Sunday 7 August 2022

A visit to the Psychiatrist

Dear Diary, 

Surprisingly the visit was dreadful of waiting. The A&E was empty but took me 3 hours in total of the whole process. 30 mins to be called, 1.5 hours with the doctor and an hour for the medicine. But overall the staffs are nice. I love nice people. 

It took a toll of another crying session, without sleep and being tired. I told about what happened in my life, how my family always judged, gave sarcastic remarks, being felt abandon & how much i wanted to have good family quality times. I tolf about how i had always seen the good in people despite being told that this person isnt a good one. I simply dont judge. That much of an empathy i always had in myself for people. Gradually, it took upon my mental health, my positiveness, my smile, my will power & myself as a human. 

I had never been this broken. Each time i felt that low, i would have always do the things i love to do. The numbet favourite - cooking. I have lost interest in everything that i love to do. 

The doctor asked do i felt worried ? I said.
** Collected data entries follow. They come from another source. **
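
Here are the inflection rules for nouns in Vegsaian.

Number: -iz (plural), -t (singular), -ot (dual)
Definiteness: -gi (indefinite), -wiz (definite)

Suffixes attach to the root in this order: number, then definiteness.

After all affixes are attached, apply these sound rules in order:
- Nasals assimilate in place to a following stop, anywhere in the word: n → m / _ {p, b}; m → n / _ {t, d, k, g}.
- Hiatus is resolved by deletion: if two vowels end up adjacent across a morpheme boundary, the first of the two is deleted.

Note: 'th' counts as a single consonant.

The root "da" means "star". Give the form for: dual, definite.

dotwiz

Attach number dual -ot → daot.
Attach definiteness definite -wiz → daotwiz.
Nasal assimilation: no change.
Apply vowel deletion: daotwiz → dotwiz.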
I sm worried if i lost the strongest pillars in my life - my grandmother. Where will i go. How do i seek shelter. To whom can i look forward to esch time i reach he to talk ?  That was my worst worry. 

The doctor diagnosed me with SRS (Stress Response Syndrome) also known as Adjustment Disorder or Situational Depression. He mentioned that the signs maybe an early stage of depression but it was good that i came early to get myself treated so that i could get help and heal slowly. 

Appointment has been fixed to the nearest Polyclinic (in Queenstown) and i am praying that i will get well, get myself back and be happy once again.